Ozone Park was the northernmost four-track station on the line, with two concrete side platforms. North of the station, a two-track connection diverged west towards the Atlantic Branch and the line contracted to two tracks at Woodhaven Junction. The station was set up to enable passengers from Penn Station on the Main Line and Flatbush Avenue on the Atlantic Branch to reach the Rockaway Park area or Far Rockaway section simply by changing trains ("Change At Ozone Park!"). The trains had stacked end-to-end, and passengers had transferred back and forth on the platform. Operation in the reverse direction also occurred. Due to street restrictions below, which limited the right-of-way width above, platforms were on the outside of the four track right-of-way, making a cross-platform interchange impossible. To accommodate this, the platforms were made exceptionally long so that non-rush hour length multiple unit (MU) trains could stack end-to-end and allow passengers to transfer. A set of crossovers from the outside tracks to the inner tracks were at the east end of the station, to permit trains stopping at Ozone Park to run express after the station stop, or to perform the reverse move.

==History==
Ozone Park station was opened by the New York, Woodhaven and Rockaway Railroad in 1884.
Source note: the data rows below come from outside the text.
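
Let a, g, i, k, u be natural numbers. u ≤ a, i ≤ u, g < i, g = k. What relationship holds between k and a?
k < a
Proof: From g < i and i ≤ u, g < u. From u ≤ a, g < a. g = k, so k < a.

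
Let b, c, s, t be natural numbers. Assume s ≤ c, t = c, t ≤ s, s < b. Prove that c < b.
t = c and t ≤ s, therefore c ≤ s. Since s ≤ c, s = c. s < b, so c < b.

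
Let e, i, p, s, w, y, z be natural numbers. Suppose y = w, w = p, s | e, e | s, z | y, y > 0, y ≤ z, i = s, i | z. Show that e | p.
y = w and w = p, therefore y = p. s | e and e | s, so s = e. z | y and y > 0, hence z ≤ y. From y ≤ z, z = y. Because i = s and i | z, s | z. z = y, so s | y. s = e, so e | y. y = p, so e | p.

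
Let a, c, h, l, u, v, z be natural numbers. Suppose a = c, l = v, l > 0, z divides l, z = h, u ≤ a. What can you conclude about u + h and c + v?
u + h ≤ c + v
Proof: From a = c and u ≤ a, u ≤ c. z = h and z divides l, thus h divides l. Since l > 0, h ≤ l. From l = v, h ≤ v. Since u ≤ c, u + h ≤ c + v.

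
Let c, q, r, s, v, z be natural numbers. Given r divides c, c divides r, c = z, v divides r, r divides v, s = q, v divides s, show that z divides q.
r divides c and c divides r, thus r = c. c = z, so r = z. Since v divides r and r divides v, v = r. s = q and v divides s, hence v divides q. Since v = r, r divides q. From r = z, z divides q.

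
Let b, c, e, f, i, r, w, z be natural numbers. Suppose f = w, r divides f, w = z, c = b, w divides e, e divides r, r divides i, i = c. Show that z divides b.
f = w and r divides f, so r divides w. w divides e and e divides r, so w divides r. r divides w, so r = w. Because i = c and r divides i, r divides c. From r = w, w divides c. c = b, so w divides b. w = z, so z divides b.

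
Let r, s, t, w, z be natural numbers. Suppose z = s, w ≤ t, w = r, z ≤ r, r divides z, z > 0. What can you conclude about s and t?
s ≤ t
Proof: r divides z and z > 0, therefore r ≤ z. z ≤ r, so r = z. Since w = r, w = z. Since z = s, w = s. Since w ≤ t, s ≤ t.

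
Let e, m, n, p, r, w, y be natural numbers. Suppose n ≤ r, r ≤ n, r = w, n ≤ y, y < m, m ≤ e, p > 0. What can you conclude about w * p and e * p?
w * p < e * p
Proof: n ≤ r and r ≤ n, so n = r. r = w, so n = w. n ≤ y, so w ≤ y. Because y < m and m ≤ e, y < e. w ≤ y, so w < e. Since p > 0, w * p < e * p.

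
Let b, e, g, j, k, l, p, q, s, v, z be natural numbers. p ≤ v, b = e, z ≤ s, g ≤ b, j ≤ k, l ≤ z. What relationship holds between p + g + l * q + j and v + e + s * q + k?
p + g + l * q + j ≤ v + e + s * q + k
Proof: b = e and g ≤ b, hence g ≤ e. Since l ≤ z and z ≤ s, l ≤ s. By multiplying by a non-negative, l * q ≤ s * q. j ≤ k, so l * q + j ≤ s * q + k. g ≤ e, so g + l * q + j ≤ e + s * q + k. From p ≤ v, p + g + l * q + j ≤ v + e + s * q + k.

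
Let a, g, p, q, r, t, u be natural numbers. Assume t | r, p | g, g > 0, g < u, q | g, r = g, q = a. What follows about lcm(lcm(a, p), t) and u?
lcm(lcm(a, p), t) < u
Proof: q = a and q | g, thus a | g. Since p | g, lcm(a, p) | g. r = g and t | r, so t | g. Because lcm(a, p) | g, lcm(lcm(a, p), t) | g. Since g > 0, lcm(lcm(a, p), t) ≤ g. Since g < u, lcm(lcm(a, p), t) < u.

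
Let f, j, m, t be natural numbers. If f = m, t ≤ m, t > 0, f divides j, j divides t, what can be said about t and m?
t = m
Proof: From f = m and f divides j, m divides j. Since j divides t, m divides t. Since t > 0, m ≤ t. t ≤ m, so t = m.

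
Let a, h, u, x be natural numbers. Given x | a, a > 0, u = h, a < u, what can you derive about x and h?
x < h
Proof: Because x | a and a > 0, x ≤ a. u = h and a < u, thus a < h. Since x ≤ a, x < h.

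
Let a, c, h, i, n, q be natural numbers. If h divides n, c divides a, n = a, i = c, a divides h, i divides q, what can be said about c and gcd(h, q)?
c divides gcd(h, q)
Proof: n = a and h divides n, hence h divides a. Since a divides h, a = h. Since c divides a, c divides h. Because i = c and i divides q, c divides q. Since c divides h, c divides gcd(h, q).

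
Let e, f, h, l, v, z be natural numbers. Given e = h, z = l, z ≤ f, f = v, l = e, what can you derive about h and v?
h ≤ v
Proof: From z = l and l = e, z = e. Since e = h, z = h. f = v and z ≤ f, hence z ≤ v. z = h, so h ≤ v.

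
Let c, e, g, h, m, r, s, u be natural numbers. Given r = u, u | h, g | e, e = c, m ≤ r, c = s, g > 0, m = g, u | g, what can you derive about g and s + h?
g | s + h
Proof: Since e = c and c = s, e = s. Since g | e, g | s. u | g and g > 0, hence u ≤ g. r = u and m ≤ r, hence m ≤ u. Since m = g, g ≤ u. u ≤ g, so u = g. Since u | h, g | h. From g | s, g | s + h.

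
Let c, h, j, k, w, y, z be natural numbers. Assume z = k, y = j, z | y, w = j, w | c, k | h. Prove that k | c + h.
Because y = j and z | y, z | j. Since z = k, k | j. w = j and w | c, therefore j | c. Since k | j, k | c. k | h, so k | c + h.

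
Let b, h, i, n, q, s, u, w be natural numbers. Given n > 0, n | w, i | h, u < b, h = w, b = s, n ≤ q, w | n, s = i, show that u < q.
b = s and s = i, hence b = i. Since u < b, u < i. w | n and n | w, so w = n. h = w and i | h, therefore i | w. w = n, so i | n. Since n > 0, i ≤ n. n ≤ q, so i ≤ q. u < i, so u < q.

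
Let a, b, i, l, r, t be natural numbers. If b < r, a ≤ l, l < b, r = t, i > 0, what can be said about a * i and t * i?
a * i < t * i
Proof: a ≤ l and l < b, thus a < b. Since b < r, a < r. r = t, so a < t. i > 0, so a * i < t * i.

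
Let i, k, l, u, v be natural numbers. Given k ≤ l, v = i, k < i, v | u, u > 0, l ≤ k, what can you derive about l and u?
l < u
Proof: From k ≤ l and l ≤ k, k = l. k < i, so l < i. From v = i and v | u, i | u. Since u > 0, i ≤ u. Because l < i, l < u.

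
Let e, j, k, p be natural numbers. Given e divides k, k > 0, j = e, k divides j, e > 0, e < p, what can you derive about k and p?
k < p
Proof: e divides k and k > 0, hence e ≤ k. From j = e and k divides j, k divides e. e > 0, so k ≤ e. From e ≤ k, e = k. Since e < p, k < p.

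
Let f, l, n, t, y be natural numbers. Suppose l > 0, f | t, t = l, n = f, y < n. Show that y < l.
n = f and y < n, hence y < f. From t = l and f | t, f | l. Since l > 0, f ≤ l. Since y < f, y < l.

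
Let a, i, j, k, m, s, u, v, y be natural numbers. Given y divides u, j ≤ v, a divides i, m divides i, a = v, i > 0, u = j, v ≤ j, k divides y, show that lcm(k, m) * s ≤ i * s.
u = j and y divides u, thus y divides j. k divides y, so k divides j. v ≤ j and j ≤ v, so v = j. a = v, so a = j. a divides i, so j divides i. Since k divides j, k divides i. Since m divides i, lcm(k, m) divides i. Since i > 0, lcm(k, m) ≤ i. By multiplying by a non-negative, lcm(k, m) * s ≤ i * s.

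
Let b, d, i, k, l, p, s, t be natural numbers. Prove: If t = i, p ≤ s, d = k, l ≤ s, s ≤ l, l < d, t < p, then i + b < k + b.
From t = i and t < p, i < p. l ≤ s and s ≤ l, thus l = s. d = k and l < d, hence l < k. Since l = s, s < k. Since p ≤ s, p < k. Since i < p, i < k. Then i + b < k + b.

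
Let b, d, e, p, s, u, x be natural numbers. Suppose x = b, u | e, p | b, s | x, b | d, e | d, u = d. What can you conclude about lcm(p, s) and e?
lcm(p, s) | e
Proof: x = b and s | x, therefore s | b. Since p | b, lcm(p, s) | b. Because u = d and u | e, d | e. From e | d, d = e. b | d, so b | e. Since lcm(p, s) | b, lcm(p, s) | e.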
In the early expansion plans of the city's Independent Subway System (IND) in the 1930s, the Rockaway Beach Branch was planned to be absorbed into the new subway, which would have turned Ozone Park into a stop on the IND Queens Boulevard Line or a new Queens crosstown line. In 1950, the Rockaway Beach Branch south of Ozone Park closed after the trestle on Jamaica Bay between The Raunt and Broad Channel Stations was destroyed by a fire. The city purchased the entire line in 1955 in preparation to convert the line for rapid transit service. The portion south of Ozone Park was connected to the former Fulton Street elevated running on Liberty Avenue to create the IND Rockaway Line, allowing trains to travel to Rockaway Park and Wavecrest (and later Far Rockaway). The remainder of the line between Rego Park and Ozone Park was leased back to the LIRR, who continued to operate along it pending construction of an additional connection to the Queens Boulevard Line in Rego Park.

The connection to the Queens Boulevard Line, however, was never constructed and Ozone Park became the southern terminal for LIRR service on the branch. Service on the line was greatly reduced due to the severed connection to the namesake destination of the line, as well as vandalism and criminal activity at stations on the branch including Ozone Park. The station closed on June 8, 1962 when passenger service between Rego Park and Ozone Park ended.

Since the closing of the line, many businesses in the area have set up shop in the portion of trestle below the station. In the late 1980s the F.B.I. used the abandoned platforms to set up a sting operation to monitor the activities of John Gotti and the Gambino crime family, whose social club was down the street from the station.

As of 2020, Ozone Park station exists in ruins. Electric utility poles and Pennsylvania Railroad-era signal bridges also adorn the right of way.